The Center for Rural Affairs was awarded $30,000 for the project, “Women Farmer and Landowner Learning Circles: Addressing Sustainability in a Changing Climate.”
“This project will provide peer learning, expert training, and networking through learning circles of women farmers and landowners in eastern Nebraska,” commented Kathie Starkweather with the Center for Rural Affairs. “Learning circles are an important, innovative method for giving participants the knowledge, confidence, and support they need to enact change. Such groups can become a longstanding, self supporting resource.”
The project will continue through December 2017 and will be co-led by agricultural professionals at the Center for Rural Affairs with a team of farmers in the first year.
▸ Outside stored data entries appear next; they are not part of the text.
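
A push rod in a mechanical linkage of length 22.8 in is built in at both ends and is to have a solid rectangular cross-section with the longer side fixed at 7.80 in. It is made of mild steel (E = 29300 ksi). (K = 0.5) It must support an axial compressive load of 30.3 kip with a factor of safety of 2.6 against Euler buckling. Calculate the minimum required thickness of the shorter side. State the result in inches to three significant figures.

b ≈ 0.379 in

Required P_cr = n·P = 2.6 × 30.3 = 78.78 kip
L_e = K·L = 0.5 × 22.8 = 11.40 in
Required I = P_cr·L_e²/(π²E) = 7.878×10^4 × 11.40² / (π² × 2.93×10^7) = 3.540×10^-2 in⁴
Rectangle, weak axis: I_min = h·b³/12 with h = 7.80 in fixed  ⇒  b = (12I/h)^(1/3) = 0.379 in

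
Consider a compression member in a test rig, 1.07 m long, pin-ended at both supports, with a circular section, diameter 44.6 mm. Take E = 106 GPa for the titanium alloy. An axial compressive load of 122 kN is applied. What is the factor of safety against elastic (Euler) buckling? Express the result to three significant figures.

I = πd⁴/64 = π×44.6⁴/64 = 1.942×10^5 mm⁴
I = 1.942×10^5 mm⁴ = 1.942×10^-7 m⁴
Effective length L_e = K·L = 1 × 1.07 = 1.070 m
P_cr = π²EI / L_e² = π² × 106×10⁹ × 1.942×10^-7 / 1.070² = 1.775×10^5 N
Factor of safety n = P_cr / P = 177.48 / 122 = 1.45

n ≈ 1.45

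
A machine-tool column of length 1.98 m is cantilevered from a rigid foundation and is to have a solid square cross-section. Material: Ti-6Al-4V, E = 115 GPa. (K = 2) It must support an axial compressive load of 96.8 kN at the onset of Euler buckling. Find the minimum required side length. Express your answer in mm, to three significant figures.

L_e = K·L = 2 × 1.98 = 3.960 m
Required I = P_cr·L_e²/(π²E) = 9.680×10^4 × 3.960² / (π² × 1.15×10^11) = 1.337×10^-6 m⁴
I_req = 1.337×10^6 mm⁴
Solid square: I = a⁴/12  ⇒  a = (12I)^(1/4) = (12×1.337×10^6)^(1/4) = 63.3 mm

a ≈ 63.3 mm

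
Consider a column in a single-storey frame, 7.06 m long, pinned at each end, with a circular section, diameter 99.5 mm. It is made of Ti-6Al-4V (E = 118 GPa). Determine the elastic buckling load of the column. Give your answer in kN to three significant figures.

I = πd⁴/64 = π×99.5⁴/64 = 4.811×10^6 mm⁴
I = 4.811×10^6 mm⁴ = 4.811×10^-6 m⁴
Effective length L_e = K·L = 1 × 7.06 = 7.060 m
P_cr = π²EI / L_e² = π² × 118×10⁹ × 4.811×10^-6 / 7.060² = 1.124×10^5 N

P_cr ≈ 112 kN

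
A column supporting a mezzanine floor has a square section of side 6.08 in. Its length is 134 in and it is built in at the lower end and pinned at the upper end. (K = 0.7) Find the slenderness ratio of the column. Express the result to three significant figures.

For a square r = a/√12 = 6.08/√12 = 1.755 in
L_e = K·L = 0.7 × 134 = 93.80 in
λ = L_e / r_min = 93.800 / 1.755 = 53.4

λ ≈ 53.4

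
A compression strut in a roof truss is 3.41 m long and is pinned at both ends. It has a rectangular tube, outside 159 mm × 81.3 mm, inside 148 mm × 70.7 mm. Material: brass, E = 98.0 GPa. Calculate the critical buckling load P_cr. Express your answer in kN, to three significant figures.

Weak-axis I_min = (h_o·b_o³ − h_i·b_i³)/12 with b_o = 81.3, b_i = 70.70 mm (shorter outer/inner sides).
I_min = (159×81.3³ − 148.0×70.70³)/12 = 2.762×10^6 mm⁴
I = 2.762×10^6 mm⁴ = 2.762×10^-6 m⁴
Effective length L_e = K·L = 1 × 3.41 = 3.410 m
P_cr = π²EI / L_e² = π² × 98.0×10⁹ × 2.762×10^-6 / 3.410² = 2.297×10^5 N

P_cr ≈ 230 kN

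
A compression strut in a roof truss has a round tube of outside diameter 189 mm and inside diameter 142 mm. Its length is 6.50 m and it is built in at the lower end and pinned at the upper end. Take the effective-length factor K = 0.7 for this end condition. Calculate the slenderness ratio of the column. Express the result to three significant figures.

d_o = 189 mm, d_i = 142 mm
I = π(d_o⁴ − d_i⁴)/64 = π(189⁴ − 142.0⁴)/64 = 4.268×10^7 mm⁴
A = 1.222×10^4 mm²;  r_min = √(I/A) = √(4.268×10^7/1.222×10^4) = 59.10 mm
L_e = K·L = 0.7 × 6.50 m = 4.550 m = 4550.0 mm
λ = L_e / r_min = 4550.0 / 59.10 = 77.0

λ ≈ 77.0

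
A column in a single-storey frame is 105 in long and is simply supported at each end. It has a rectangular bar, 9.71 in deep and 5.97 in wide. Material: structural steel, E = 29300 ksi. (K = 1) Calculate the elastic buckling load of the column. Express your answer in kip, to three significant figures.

P_cr ≈ 4520 kip

Buckling occurs about the weak axis: I_min = h·b³/12 with b = 5.97 in (the shorter side).
I_min = 9.71×5.97³/12 = 172.2 in⁴
Effective length L_e = K·L = 1 × 105 = 105.0 in
P_cr = π²EI / L_e² = π² × 29300×10³ × 172.2 / 105.0² = 4.516×10^6 lb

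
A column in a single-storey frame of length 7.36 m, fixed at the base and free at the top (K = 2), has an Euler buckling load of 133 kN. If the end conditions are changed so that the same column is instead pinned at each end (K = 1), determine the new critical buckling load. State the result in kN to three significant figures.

P_cr ∝ 1/K², so P_cr,new = P_cr,old × (K_old/K_new)² = 133 × (2/1)²
= 133 × 4.000 = 532 kN

P_cr ≈ 532 kN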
In the second year farmers will take the leading role with support from Center staff. The organization will hold a series of four learning circle meetings per year over the course of two years. Each meeting will be hosted at a woman-owned or operated farm in eastern Nebraska, and will include expert instruction, peer learning, and networking as part of a facilitated discussion, along with a farm tour demonstrating techniques.
According to Starkweather, in addition to learning from experts, the group will engage in peer-to-peer learning. Participating women are considered the “experts” of their own production, farmland, and conservation needs, and are encouraged to speak about their own experiences and goals rather than passively listen to a professional in a traditional lecture format. This format builds knowledge and confidence.
“The learning circles are a supportive venue where participants learn about successful and sustainable production and conservation techniques in a changing climate,” added Starkweather. “Whether beginning or established farmers, experienced landowners or new to management, we have seen that women on farms largely share a commitment to environmental, economic, and social sustainability. Most raise a combination of specialty crops and small livestock, often with organic practices. In an increasingly unpredictable climate, it is critical that women farmers and landowners gain the production and conservation knowledge and resources to keep their farms thriving and protect the environment.”
Policy education will be a piece of these learning circles and the Center for Rural Affairs policy team will participate in several sessions to speak about how to deal with conservation programs.
In addition to policy, participants will also have opportunities to learn more about sustainable production methods in a changing climate (water use, season extension, cover crops, etc.), tools/equipment for successful production, business startup and planning, financial management, product distribution strategies, marketing high value and specialty crops, and understanding and interacting with conservation programs.
The Center for Rural Affairs anticipates to offer Saturday morning learning circles in April, June, July, September and November in 2016. Dates, locations and details are forthcoming.